RICHARDSON: Do black lives matter?
Since Michael Brown was killed by a policeman in Ferguson, Missouri, an impromptu demonstration has turned into a movement called Black Lives Matter. I'm not here to bash or promote the idea. I understand the frustration as time and again members of law enforcement have been shown to be on the wrong side of the law.
On college campuses, black students and others also have complained about racism to tone-deaf administrations. I'm aware of the difficulty in understanding a problem if it had never been a issue to them, but those administrators were paid big bucks to recognize just such situations — and they failed.
Some take offense at the Black Lives Matters movement. Don't all lives matter, they ask? Of course all lives matter, but like the pressures of racism, the intensity varies for different groups of people. Some don't recognize it at all and think it invisible. It's not.
But I have a different question. Do black lives matter? It's a question that's been keeping me up at night. It started when the murder statistics for Baltimore, Maryland, were released on Nov. 14 when the Monument City hit 300 murders.
The Baltimore Sun has a database (http://data.baltimoresun.com/bing-maps/homicides/?) that lists each victim's name, date of death, age, gender and race. I first set the database to look at the last 30 days. There sat 23 names through Nov. 19, and the month isn't over. If you click on the date of death or the victim's name, a map will show you where he or she died and by what means. Of those 23 names, all were black with the exception of three that are still listed as unknown. I ask, do black lives matter?
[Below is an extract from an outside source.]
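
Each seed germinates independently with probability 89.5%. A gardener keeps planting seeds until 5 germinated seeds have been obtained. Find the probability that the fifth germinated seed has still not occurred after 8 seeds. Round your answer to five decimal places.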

I took the next step. Of the 300 homicides in Baltimore in 2015 — and we still have more than a month remaining — 288 of them have been black, 15 have been female. The victim demographics are all over the age spectrum. Thirteen victims were over 50. Seventeen were under 18, and 88 fell into the 18-25 age category; 102 were 26-34 and 61 were in the 35-50 demo.
Baltimore, a city of 622,000, the largest city in Maryland, has been clicking along at a murder a day.
I can't say with certainty who the perpetrators of these murders are, but I would bet a paycheck that most died at the hands of another black. So I ask again, do black lives matter — to blacks?
It's not just Baltimore. It's not just Chicago or Los Angeles or San Francisco or St. Louis or Warner Robins or Macon. And while I appreciate the Black Lives Matter movement's efforts of disruption because that's the only way some folks listen, as the movement matures, those voices need to be heard not just when a white cop shoots a black man, but when a black man shoots a black man.
And to take it a step further, white people have to start their own movement. There is something going terribly wrong when a 13-year-old guns down a 16-year-old in any city. As Curtis Mayfield wrote, "You're just the surface of our dark deep well ... and if there's a hell below, we're all goin' to go."
I don't know about you, but I'm tired of watching mothers and fathers crying over their children in coffins at funerals and prayer vigils. Please don't get me wrong. We have to mourn our dead, particularly those taken from us by a force of unimaginable evil. I just wish it would stop. We have to figure out what do we do after the candles have all been snuffed out. How do we stop the carnage?
Wars are always fought by the young, so it's only fitting and in great tradition that young people, be they black, white, brown or yellow, lead us to find our better selves. That is what we have been searching for. Maybe they have found a path to that goal we overlooked. We should, at the very least, hear them out no matter what banner they foist. As a few former college administrators can attest, a little time listening may have averted the hammer from falling on their heads.
Mayfield also wrote:
"Loving one brother and killing the other
When the time comes and we are really free
There'll be no brothers left you see."